Anja Karliczek, Bundesministerin für Bildung und Forschung (Mitte) lauschte gebannt den Ausführungen.
Anja Karliczek, Bundesministerin für Bildung und Forschung (Mitte) lauschte gebannt den Ausführungen. © Daniel Elke

Im Technikum am Bruckhauser Stahlwerk wird seit zwei Jahren der Praxisbetrieb unter Industriebedingungen geprobt. Das Bundesforschungsministerium fördert den Großversuch bis 2020 mit 60 Millionen Euro, der Konzern investiert eine ähnliche Summe, um die Verwertung der Hüttengase im industriellen Maßstab voranzutreiben.

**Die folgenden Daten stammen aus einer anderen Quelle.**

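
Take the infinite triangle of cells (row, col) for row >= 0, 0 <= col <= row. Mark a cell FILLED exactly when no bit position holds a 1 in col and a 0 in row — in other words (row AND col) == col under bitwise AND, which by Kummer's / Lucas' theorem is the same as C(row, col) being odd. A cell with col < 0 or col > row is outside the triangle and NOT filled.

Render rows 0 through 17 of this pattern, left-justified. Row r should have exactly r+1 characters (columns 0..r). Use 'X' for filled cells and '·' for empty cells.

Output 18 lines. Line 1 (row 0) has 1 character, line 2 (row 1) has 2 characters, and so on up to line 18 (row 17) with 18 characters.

r0=0: X
r1=1: XX
r2=10: X·X
r3=11: XXXX
r4=100: X···X
r5=101: XX··XX
r6=110: X·X·X·X
r7=111: XXXXXXXX
r8=1000: X·······X
r9=1001: XX······XX
r10=1010: X·X·····X·X
r11=1011: XXXX····XXXX
r12=1100: X···X···X···X
r13=1101: XX··XX··XX··XX
r14=1110: X·X·X·X·X·X·X·X
r15=1111: XXXXXXXXXXXXXXXX
r16=10000: X···············X
r17=10001: XX··············XX

Answer: X
XX
X·X
XXXX
X···X
XX··XX
X·X·X·X
XXXXXXXX
X·······X
XX······XX
X·X·····X·X
XXXX····XXXX
X···X···X···X
XX··XX··XX··XX
X·X·X·X·X·X·X·X
XXXXXXXXXXXXXXXX
X···············X
XX··············XX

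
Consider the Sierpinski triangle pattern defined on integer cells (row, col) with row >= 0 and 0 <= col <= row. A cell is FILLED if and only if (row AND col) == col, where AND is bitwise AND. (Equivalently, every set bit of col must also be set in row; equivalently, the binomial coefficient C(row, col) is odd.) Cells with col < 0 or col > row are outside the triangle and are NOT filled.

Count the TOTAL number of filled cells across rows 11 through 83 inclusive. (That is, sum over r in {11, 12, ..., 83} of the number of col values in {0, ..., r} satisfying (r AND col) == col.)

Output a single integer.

Answer: 890

Derivation:
r11=1011 pc3: +8 =8
r12=1100 pc2: +4 =12
r13=1101 pc3: +8 =20
r14=1110 pc3: +8 =28
r15=1111 pc4: +16 =44
r16=10000 pc1: +2 =46
r17=10001 pc2: +4 =50
r18=10010 pc2: +4 =54
r19=10011 pc3: +8 =62
r20=10100 pc2: +4 =66
r21=10101 pc3: +8 =74
r22=10110 pc3: +8 =82
r23=10111 pc4: +16 =98
r24=11000 pc2: +4 =102
r25=11001 pc3: +8 =110
r26=11010 pc3: +8 =118
r27=11011 pc4: +16 =134
r28=11100 pc3: +8 =142
r29=11101 pc4: +16 =158
r30=11110 pc4: +16 =174
r31=11111 pc5: +32 =206
r32=100000 pc1: +2 =208
r33=100001 pc2: +4 =212
r34=100010 pc2: +4 =216
r35=100011 pc3: +8 =224
r36=100100 pc2: +4 =228
r37=100101 pc3: +8 =236
r38=100110 pc3: +8 =244
r39=100111 pc4: +16 =260
r40=101000 pc2: +4 =264
r41=101001 pc3: +8 =272
r42=101010 pc3: +8 =280
r43=101011 pc4: +16 =296
r44=101100 pc3: +8 =304
r45=101101 pc4: +16 =320
r46=101110 pc4: +16 =336
r47=101111 pc5: +32 =368
r48=110000 pc2: +4 =372
r49=110001 pc3: +8 =380
r50=110010 pc3: +8 =388
r51=110011 pc4: +16 =404
r52=110100 pc3: +8 =412
r53=110101 pc4: +16 =428
r54=110110 pc4: +16 =444
r55=110111 pc5: +32 =476
r56=111000 pc3: +8 =484
r57=111001 pc4: +16 =500
r58=111010 pc4: +16 =516
r59=111011 pc5: +32 =548
r60=111100 pc4: +16 =564
r61=111101 pc5: +32 =596
r62=111110 pc5: +32 =628
r63=111111 pc6: +64 =692
r64=1000000 pc1: +2 =694
r65=1000001 pc2: +4 =698
r66=1000010 pc2: +4 =702
r67=1000011 pc3: +8 =710
r68=1000100 pc2: +4 =714
r69=1000101 pc3: +8 =722
r70=1000110 pc3: +8 =730
r71=1000111 pc4: +16 =746
r72=1001000 pc2: +4 =750
r73=1001001 pc3: +8 =758
r74=1001010 pc3: +8 =766
r75=1001011 pc4: +16 =782
r76=1001100 pc3: +8 =790
r77=1001101 pc4: +16 =806
r78=1001110 pc4: +16 =822
r79=1001111 pc5: +32 =854
r80=1010000 pc2: +4 =858
r81=1010001 pc3: +8 =866
r82=1010010 pc3: +8 =874
r83=1010011 pc4: +16 =890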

Auf bis zu einer Milliarde Euro könnte sich die Investition für eine Großanlage belaufen, die auf einer etwa einen Quadratkilometer großen Fläche hinter dem Technikum entstehen und Mitte des kommenden Jahrzehnts in Betrieb gehen könnte. Dr Markus Oles, bei Thyssenkrupp verantwortlich für Strategie und nachhaltige Projekte, bestätigte diese Planung. „Vor unserem geistigen Auge ist die Anlage schon fertig“, sagt Prof. Dr. Robert Schlögl. Der Direktor des Mülheimer Max-Planck-Instituts für chemische Energiekonversion war schon an den vierjährigen Vorbereitungen für das Projekt maßgeblich beteiligt.

Treibstoff für Elektrofahrzeuge

Der Chemiker sieht vor allem im Oxymethylenäther (OME), der aus dem Hüttengas gewonnen wird, großes Potenzial. „Damit könnte in Elektro-Fahrzeugen ein Generator angetrieben werden, der die Batterie lädt“, erläutert Schlögl. Das sei in jedem Fall wirtschaftlicher als die Stromversorgung über Ladestationen. Der Wissenschaftler verweist auf China, wo OME bereits in tausenden von Fahrzeugen eingesetzt werden. „Dort wird der Treibstoff allerings aus Kohle gewonnen.“ Sicher kein Zufall, dass auch eine chinesische Delegation zu Gast bei der Präsentation war.

Carbon2Chem nennt Vorstandschef Kerkhoff „eine Durchbruchtechnologie“, möglich gemacht durch die Zusammenarbeit von insgesamt 17 Partnern aus verschiedenen Konzernsparten sowie der Grundlagen- und Anwendungsforschung. Die Entwicklung von Technologie für Klimaschutz und Energiewende soll für Thyssenkrupp ein Gewinnbringer der Zukunft sein, erklärte Konzernvorstand Donatus Kaufmann: „Auf weltweit mehr als 50 Stahlwerke ist die hier entwickelte Lösung eins zu eins übertragbar.“ Gleiches gilt für Zementfabriken, bei denen ungleich mehr CO2 anfällt, als bei der Stahlproduktion. Zur Beseitigung der enorm klimaschädlichen Lachgasemissionen in der Düngemittelproduktionen habe Thyssenkrupp bereits mehr als 30 Anlagen verkauft, berichtete Kaufmann. „Der Export von Technologie ist der größte Hebel für Deutschland, um zum weltweiten Klimaschutz beizutragen“, lobte Forschungsministerin Anja Karliczek.

>>>PROZESSE UND PRODUKTE

Hüttengas, das in Hochöfen und Stahlwerken anfällt, enthält Kohlenstoff in Gestalt von Kohlenmonoxid und Kohlendioxid. Der zur Produktion von Synthesegas benötigte Wasserstoff wird per Elektrolyse aus erneuerbaren Stromquellen hergestellt.

Die chemischen Endprodukte sind Methanol als Treibstoff und Ammoniak als Kunstdünger-Basis. Synthesegas, das in der chemischen Industrie aus fossilen Rohstoffen hergestellt wird, kann dort auch für die Kunststoff-Produktion verwendet werden.